Solo che degli Abba avrebbe fatto meglio a scegliere Mamma Mia, o Sos, e per una serie nutrita di ragioni. Breve riassunto dei disastri precedenti: il suo partito ricorda una frattura scomposta, i lealisti nordirlandesi del Dup, che la tengono al potere per il rotto della cuffia, minacciano di far cadere il governo qualora le sue aperture all’Ue aggravino il rischio di un ritorno del confine fisico con l’Irlanda del Nord; le elezioni anticipate da lei azzardate (male e controvoglia), nel 2017 hanno galvanizzato il Labour; poi quel discorso di chiusura dell’anno scorso, in cui tutto, ma proprio tutto, è andato storto. E ora questo congresso, istantanea di una spirale divisoria, fossilizzato nel disaccordo su come/se uscire dall’Ue mentre il tempo si fionda verso il 29 marzo. Essenzialmente il duello fra due fazioni: da una parte l’impossibile mediazione di opposti nel cui segno May ha concepito l’accordo Chequers; dall’altra, le trombonate tory-neoliberal-nazional-atlantiste irte di latinorum con cui Johnson ha criticato nel suo discorso di martedì lo stesso accordo.

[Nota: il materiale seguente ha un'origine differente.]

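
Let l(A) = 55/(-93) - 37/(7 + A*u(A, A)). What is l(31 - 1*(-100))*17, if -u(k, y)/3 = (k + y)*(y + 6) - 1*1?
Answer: -13188997273/1311852606 ≈ -10.054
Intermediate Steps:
u(k, y) = 3 - 3*(6 + y)*(k + y) (u(k, y) = -3*((k + y)*(y + 6) - 1*1) = -3*((k + y)*(6 + y) - 1) = -3*((6 + y)*(k + y) - 1) = -3*(-1 + (6 + y)*(k + y)) = 3 - 3*(6 + y)*(k + y))
l(A) = -55/93 - 37/(7 + A*(3 - 36*A - 6*A²)) (l(A) = 55/(-93) - 37/(7 + A*(3 - 18*A - 18*A - 3*A² - 3*A*A)) = 55*(-1/93) - 37/(7 + A*(3 - 18*A - 18*A - 3*A² - 3*A²)) = -55/93 - 37/(7 + A*(3 - 36*A - 6*A²)))
l(31 - 1*(-100))*17 = ((3826 - 165*(31 - 1*(-100))*(-1 + 2*(31 - 1*(-100))² + 12*(31 - 1*(-100))))/(93*(-7 + 3*(31 - 1*(-100))*(-1 + 2*(31 - 1*(-100))² + 12*(31 - 1*(-100))))))*17 = ((3826 - 165*(31 + 100)*(-1 + 2*(31 + 100)² + 12*(31 + 100)))/(93*(-7 + 3*(31 + 100)*(-1 + 2*(31 + 100)² + 12*(31 + 100)))))*17 = ((3826 - 165*131*(-1 + 2*131² + 12*131))/(93*(-7 + 3*131*(-1 + 2*131² + 12*131))))*17 = ((3826 - 165*131*(-1 + 2*17161 + 1572))/(93*(-7 + 3*131*(-1 + 2*17161 + 1572))))*17 = ((3826 - 165*131*(-1 + 34322 + 1572))/(93*(-7 + 3*131*(-1 + 34322 + 1572))))*17 = ((3826 - 165*131*35893)/(93*(-7 + 3*131*35893)))*17 = ((3826 - 775827195)/(93*(-7 + 14105949)))*17 = ((1/93)*(-775823369)/14105942)*17 = ((1/93)*(1/14105942)*(-775823369))*17 = -775823369/1311852606*17 = -13188997273/1311852606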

Ma Johnson pare davvero l’ultimo dei problemi di May. Non è alternativa che suoni credibile a tutto il partito, il suo momento pare passato ed è una figura strettamente spettacolare («la sua cocaina è l’attenzione dei media» ha detto recentemente un suo ex-collaboratore). A volte apre bocca ed escono cose nefaste, come quel fuck business (con cui settimane fa aveva terrorizzato il… business) e di cui patisce ancora i danni. Il problema reale di Theresa May e della platea che l’ha mestamente applaudita nel suo “coraggioso” discorso è appunto Corbyn, il leader di un partito socialista mai come oggi così credibilmente vicino al potere. Che si tiene volutamente – pur se con fatica – vago su Brexit, mentre i Tories ne sono dilaniati.

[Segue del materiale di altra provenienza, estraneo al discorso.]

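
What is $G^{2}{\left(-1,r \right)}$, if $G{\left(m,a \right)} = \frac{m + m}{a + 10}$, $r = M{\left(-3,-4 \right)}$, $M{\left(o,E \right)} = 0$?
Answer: $\frac{1}{25} \approx 0.04$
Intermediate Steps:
$r = 0$
$G{\left(m,a \right)} = \frac{2 m}{10 + a}$
$G^{2}{\left(-1,r \right)} = \left(2 \left(-1\right) \frac{1}{10 + 0}\right)^{2} = \left(2 \left(-1\right) \frac{1}{10}\right)^{2} = \left(- \frac{1}{5}\right)^{2} = \frac{1}{25}$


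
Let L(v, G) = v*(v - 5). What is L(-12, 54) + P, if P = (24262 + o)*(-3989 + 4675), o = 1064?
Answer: 17373840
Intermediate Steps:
L(v, G) = v*(-5 + v)
P = 17373636 (P = (24262 + 1064)*(-3989 + 4675) = 25326*686 = 17373636)
L(-12, 54) + P = -12*(-5 - 12) + 17373636 = -12*(-17) + 17373636 = 204 + 17373636 = 17373840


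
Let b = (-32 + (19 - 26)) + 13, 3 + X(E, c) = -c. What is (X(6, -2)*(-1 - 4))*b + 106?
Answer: -24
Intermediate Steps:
X(E, c) = -3 - c
b = -26 (b = (-32 - 7) + 13 = -39 + 13 = -26)
(X(6, -2)*(-1 - 4))*b + 106 = ((-3 - 1*(-2))*(-1 - 4))*(-26) + 106 = ((-3 + 2)*(-5))*(-26) + 106 = -1*(-5)*(-26) + 106 = 5*(-26) + 106 = -130 + 106 = -24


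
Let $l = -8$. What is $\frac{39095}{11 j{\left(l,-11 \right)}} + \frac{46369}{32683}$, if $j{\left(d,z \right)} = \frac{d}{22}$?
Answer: $- \frac{1277556409}{130732} \approx -9772.3$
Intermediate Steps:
$j{\left(d,z \right)} = \frac{d}{22}$ ($j{\left(d,z \right)} = d \frac{1}{22} = \frac{d}{22}$)
$\frac{39095}{11 j{\left(l,-11 \right)}} + \frac{46369}{32683} = \frac{39095}{11 \cdot \frac{1}{22} \left(-8\right)} + \frac{46369}{32683} = \frac{39095}{11 \left(- \frac{4}{11}\right)} + 46369 \cdot \frac{1}{32683} = \frac{39095}{-4} + \frac{46369}{32683} = 39095 \left(- \frac{1}{4}\right) + \frac{46369}{32683} = - \frac{39095}{4} + \frac{46369}{32683} = - \frac{1277556409}{130732}$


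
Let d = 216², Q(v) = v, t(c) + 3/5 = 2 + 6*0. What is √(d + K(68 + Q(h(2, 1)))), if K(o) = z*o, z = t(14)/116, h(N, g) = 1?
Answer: √3923839635/290 ≈ 216.00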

Secondo un calcolo di Bloomberg, durante questo congresso, sedici prominenti Tories hanno citato Corbyn per 36 volte nei loro discorsi, in testa il moderato Cancelliere Hammond (sei volte) seguito dal Brexit secretary Dominic Raab (quattro). Per questo, dopo aver ribadito il ruolo mercatista e liberista dei Tories – back (non fuck) business ha esortato, in mezzo al rumoroso sollievo della sala – May si è inoltrata nel territorio “sociale” nel quale il New Old Labour di Corbyn ha prefigurato i più inquietanti e promettenti terremoti – nazionalizzazioni, azionariato operaio, investimenti pubblici – annunciando la fine dell’austerity che da otto anni attanaglia il paese.

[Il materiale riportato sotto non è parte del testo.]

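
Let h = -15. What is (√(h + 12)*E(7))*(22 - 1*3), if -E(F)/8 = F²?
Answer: -7448*I*√3 ≈ -12900.0*I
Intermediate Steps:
E(F) = -8*F²
(√(h + 12)*E(7))*(22 - 1*3) = (√(-15 + 12)*(-8*7²))*(22 - 1*3) = (√(-3)*(-8*49))*(22 - 3) = ((I*√3)*(-392))*19 = -392*I*√3*19 = -7448*I*√3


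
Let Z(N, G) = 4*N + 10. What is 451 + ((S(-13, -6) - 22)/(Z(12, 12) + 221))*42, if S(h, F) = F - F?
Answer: 41635/93 ≈ 447.69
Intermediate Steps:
Z(N, G) = 10 + 4*N
S(h, F) = 0
451 + ((S(-13, -6) - 22)/(Z(12, 12) + 221))*42 = 451 + ((0 - 22)/((10 + 4*12) + 221))*42 = 451 - 22/((10 + 48) + 221)*42 = 451 - 22/(58 + 221)*42 = 451 - 22/279*42 = 451 - 308/93 = 41635/93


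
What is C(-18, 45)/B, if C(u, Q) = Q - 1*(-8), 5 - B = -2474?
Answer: 53/2479 ≈ 0.021380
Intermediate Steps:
B = 2479 (B = 5 - 1*(-2474) = 5 + 2474 = 2479)
C(u, Q) = 8 + Q (C(u, Q) = Q + 8 = 8 + Q)
C(-18, 45)/B = (8 + 45)/2479 = 53*(1/2479) = 53/2479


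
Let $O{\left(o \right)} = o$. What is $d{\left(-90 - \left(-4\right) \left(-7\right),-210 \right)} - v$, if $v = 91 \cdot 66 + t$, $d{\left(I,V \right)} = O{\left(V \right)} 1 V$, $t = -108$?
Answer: $38202$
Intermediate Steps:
$d{\left(I,V \right)} = V^{2}$ ($d{\left(I,V \right)} = V 1 V = V V = V^{2}$)
$v = 5898$ ($v = 91 \cdot 66 - 108 = 6006 - 108 = 5898$)
$d{\left(-90 - \left(-4\right) \left(-7\right),-210 \right)} - v = \left(-210\right)^{2} - 5898 = 44100 - 5898 = 38202$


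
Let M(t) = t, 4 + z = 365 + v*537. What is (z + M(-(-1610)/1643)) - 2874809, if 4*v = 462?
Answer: -9241623687/3286 ≈ -2.8124e+6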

Fermo il prezzo della benzina per il nono anno di seguito allora, promesse di edilizia popolare e altre misure che rappresentano quanto di più vicino al “populismo” i Tories riescano ad andare. Ma insufficienti a un partito il cui elettorato, confuso dall’avventurismo di certi suoi esponenti, continua a invecchiare e che, a differenza del Labour, non sa rivolgersi ai giovani che lo identificano con una Brexit che non comprendono e rifiutano. Per quanto abbiano accusato Corbyn di paleontologia politica, i conservatori si scoprono a loro volta un partito con tante vecchie idee, un elettorato di anziani e vecchie, dolciastre canzoni pop.